Journeys into Palliative Care

Roots and Reflections

by Louis Heyse-Moore, Christina Mason,

This rich collection of accounts explores the personal and professional experiences of palliative care workers. Contributors from a variety of disciplines associated with care at the end of life - among them social workers, a nurse, a doctor, a counselling psychologist, an academic researcher, a psychotherapist and a creative writing therapist - explain how and why they came to work in palliative care, what they bring to the work and the ways in which it has enriched their own lives.

Including descriptive examples of their work with clients and families, they discuss the spiritual needs of patients, how to manage personal boundaries and power relations, the use of narrative and story telling in care work and the impact of working with people who are very ill and grieving on every day life.

This thoughtful and positive book presents a variety of experience-based perspectives on working in palliative care. Emphasising the use of self and the importance of reflective practice in professional work, this book will be of relevance to all professionals in medical and social care who want to gain a deeper understanding of their work and of the motivation underlying it.

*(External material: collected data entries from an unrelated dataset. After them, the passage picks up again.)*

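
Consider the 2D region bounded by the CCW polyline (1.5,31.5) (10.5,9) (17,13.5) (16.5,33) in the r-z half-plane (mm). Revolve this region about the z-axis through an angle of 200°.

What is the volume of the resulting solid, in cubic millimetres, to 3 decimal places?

Profile (r,z), 4 vertices: (1.5,31.5) (10.5,9) (17,13.5) (16.5,33)
edge 0: (1.5,31.5)→(10.5,9)  cross = 1.5·9 − 10.5·31.5 = -317.2500; (r_i+r_j)·cross = 12·-317.2500 = -3807.0000
edge 1: (10.5,9)→(17,13.5)  cross = 10.5·13.5 − 17·9 = -11.2500; (r_i+r_j)·cross = 27.5·-11.2500 = -309.3750
edge 2: (17,13.5)→(16.5,33)  cross = 17·33 − 16.5·13.5 = 338.2500; (r_i+r_j)·cross = 33.5·338.2500 = 11331.3750
edge 3: (16.5,33)→(1.5,31.5)  cross = 16.5·31.5 − 1.5·33 = 470.2500; (r_i+r_j)·cross = 18·470.2500 = 8464.5000
Σcross = 480.0000 → A = |Σcross|/2 = 240.0000 mm²
Σ(r_i+r_j)·cross = 15679.5000 → first moment M = |Σ|/6 = 2613.2500
R_c = M/A = 2613.2500/240.0000 = 10.8885 mm
θ = 200° = 3.490659 rad
V = θ·R_c·A = 3.490659·10.8885·240.0000 = 9121.963 mm³

Volume = 9121.963 mm³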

  • Jessica Kingsley Publishers; March 2002
  • ISBN 9781846423284
  • Read online, or download in secure PDF format
  • Title: Journeys into Palliative Care
  • Author: Louis Heyse-Moore (contrib.); Christina Mason (ed.); Gillie Bolton (contrib.)
  • Imprint: Jessica Kingsley Publishers

In The Press

`The combined practice area of the contributors to this book include social work, psychotherapy, sociology, counselling psychology, creative writing, nursing, and medicine. Several of the authors have multiple professions, and have come to palliative care later in their careers. Indeed, the combined skill of this group is impressive. Each chapter is unique and each story worthy in its own right. The commonalities are remarkable also. I recommend it to all palliative care professionals, when feeling a little-jaded about what we are doing and being swept along with the winds of changing technology and evidenced based practice, and to other health-care workers who feel an inclination to bring a little humanity to their care'.